We didn't get that much snow and ice but my house sits on top of a hill with a steep driveway and a neighbor who likes to park directly across the street from the bottom of the driveway. So that even if we did try to leave, the odds of sliding into his car are high. To make matters worse, our driveway always takes a minimum 3 extra days to thaw out than everyone else's driveway in the neighborhood because it is in complete shade all day long.
First world problems, right?
20 years ago, when my son was little, this was my norm. We didn't leave the house for months during the cold and flu season, except for doctor appointments. The occupational, physical, speech and sight therapists came to our home.

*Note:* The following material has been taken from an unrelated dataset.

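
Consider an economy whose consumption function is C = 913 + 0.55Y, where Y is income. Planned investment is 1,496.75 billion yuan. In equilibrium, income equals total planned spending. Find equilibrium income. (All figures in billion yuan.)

Y = C + I = 913 + 0.55Y + 1496.75
Y − 0.55Y = 2409.75
0.45Y = 2409.75, so Y = 2409.75/0.45 = 5355

Y = 5355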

There were no trips to the store with him in too, no visits with family and friends except for the holidays - if no one was sick. I was in my early 20's and while my friends were out partying and being kids, I had a kid. A sick kid at that. Months on end locked up without the internet or a smart phone in 1994... can you imagine? I actually read books, painted and watched movies and my son had my undivided attention. We played, we learned, we were a family.
Isolation is common for CDH kids, or should be. These children do not have healthy lungs and a common cold can kill a CDH survivor. I know I wrote before about the CDH community losing a child to RSV this year. Now, it's up to 4 children lost to CDH and more hospitalizations from pneumonia than I can keep up with.

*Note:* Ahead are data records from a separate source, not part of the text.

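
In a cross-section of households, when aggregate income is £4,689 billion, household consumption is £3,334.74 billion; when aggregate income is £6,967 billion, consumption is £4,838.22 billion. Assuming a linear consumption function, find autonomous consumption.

a = 240

MPC = ΔC/ΔY = (4838.22 − 3334.74)/(6967 − 4689) = 1503.48/2278 = 0.66
a = C − MPC·Y = 3334.74 − 0.66(4689) = 3334.74 − 3094.74 = 240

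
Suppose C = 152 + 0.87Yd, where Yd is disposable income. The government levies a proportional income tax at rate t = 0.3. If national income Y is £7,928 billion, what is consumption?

C = 4980.152

Yd = (1 − 0.3)(7928) = 0.7(7928) = 5549.6
C = 152 + 0.87(5549.6) = 152 + 4828.152 = 4980.152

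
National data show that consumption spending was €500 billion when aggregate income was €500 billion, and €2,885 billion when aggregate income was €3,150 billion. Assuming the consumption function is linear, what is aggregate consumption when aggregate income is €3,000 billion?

C = 2750

MPC = (2885 − 500)/(3150 − 500) = 2385/2650 = 0.9
a = 500 − 0.9(500) = 500 − 450 = 50
C = 50 + 0.9(3000) = 50 + 2700 = 2750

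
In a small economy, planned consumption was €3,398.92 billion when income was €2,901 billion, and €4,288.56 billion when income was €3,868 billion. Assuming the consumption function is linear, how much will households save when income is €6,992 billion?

S = -170.64

MPC = (4288.56 − 3398.92)/(3868 − 2901) = 889.64/967 = 0.92
a = 3398.92 − 0.92(2901) = 3398.92 − 2668.92 = 730
C = 730 + 0.92(6992) = 7162.64
S = 6992 − 7162.64 = -170.64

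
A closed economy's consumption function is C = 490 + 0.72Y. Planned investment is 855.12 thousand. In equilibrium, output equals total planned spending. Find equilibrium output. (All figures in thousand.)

Y = 4804

Y = C + I = 490 + 0.72Y + 855.12
Y − 0.72Y = 1345.12
0.28Y = 1345.12, so Y = 1345.12/0.28 = 4804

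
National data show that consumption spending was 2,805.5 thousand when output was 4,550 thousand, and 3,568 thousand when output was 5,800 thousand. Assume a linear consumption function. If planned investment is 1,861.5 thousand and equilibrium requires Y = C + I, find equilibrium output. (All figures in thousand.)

MPC = (3568 − 2805.5)/(5800 − 4550) = 762.5/1250 = 0.61
a = 2805.5 − 0.61(4550) = 30
Equilibrium: Y = 30 + 0.61Y + 1861.5
0.39Y = 1891.5, so Y = 1891.5/0.39 = 4850

Y = 4850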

Our CDH families are posting warnings on their doors asking friends and family to stay away. There are notes on strollers and face masks, asking strangers not to talk to their children out of fear of germs. Vaccine fears are high for kids of healthy parents these days with all the measles and whooping cough cases in the news. That fear is multiplied by 100 for CDH parents. And these families still fight tooth and nail to get everyone to understand how severe CDH is and why their children who look "healthy" need protection.
Moms and dads now have social media to not feel lonely during the winter. They can talk to people 24/7 if they want. I imagine seeing photos of healthy kids playing in the snow must be hard, but our CDH survivors will get there too as they get older and more stable. There will be snow days and snowmen, laughing with friends, snowball fights. Someday, not that far away for these kids.
Honestly, I am grateful for those days of isolation and grateful the internet wasn't around yet. While it may have seemed hard at the time, those were the best days.